Davis Select International ETF (DINT) seeks to provide long-term capital appreciation by investing in undervalued international companies outside the United States. This actively managed equity ETF focuses on high-quality businesses trading below their intrinsic value across developed and emerging markets globally.

How It Works

DINT employs an active, concentrated value investing approach managed by Davis Advisors using their proprietary research methodology. The fund typically holds 25-50 carefully selected international stocks across various sectors and countries, with position sizes based on conviction rather than market capitalization weighting. Portfolio managers conduct fundamental analysis to identify companies with strong competitive advantages, capable management, and attractive valuations.
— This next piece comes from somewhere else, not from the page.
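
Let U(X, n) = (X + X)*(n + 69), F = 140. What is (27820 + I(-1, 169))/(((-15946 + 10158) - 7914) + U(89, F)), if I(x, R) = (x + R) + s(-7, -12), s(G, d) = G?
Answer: 27981/23500 ≈ 1.1907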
Rebalancing occurs opportunistically based on valuation changes and new investment opportunities rather than on a fixed schedule.

Key Features

  • Concentrated portfolio of 25-50 high-conviction international value picks selected through rigorous fundamental analysis by experienced Davis Advisors team
  • Zero expense ratio structure makes it one of the most cost-effective actively managed international equity ETFs available to investors
  • Focus on quality businesses with durable competitive advantages and strong balance sheets trading at significant discounts to intrinsic value

Risks

  • This ETF can lose significant value if the portfolio managers' stock selection proves incorrect, as concentrated holdings amplify individual company performance impact
  • Currency fluctuations can reduce returns when foreign currencies weaken against the U.S. dollar, adding volatility beyond underlying stock performance
  • International markets can decline 40-50% during global recessions, with emerging market exposure potentially creating additional volatility during geopolitical tensions

Who Should Own This

Best suited for investors with 5+ year time horizons seeking active international equity exposure as a satellite holding representing 10-25% of total equity allocation. Requires high risk tolerance due to concentrated portfolio and international market volatility. Appropriate for those comfortable with active management and value investing philosophy who want professional stock selection in foreign markets.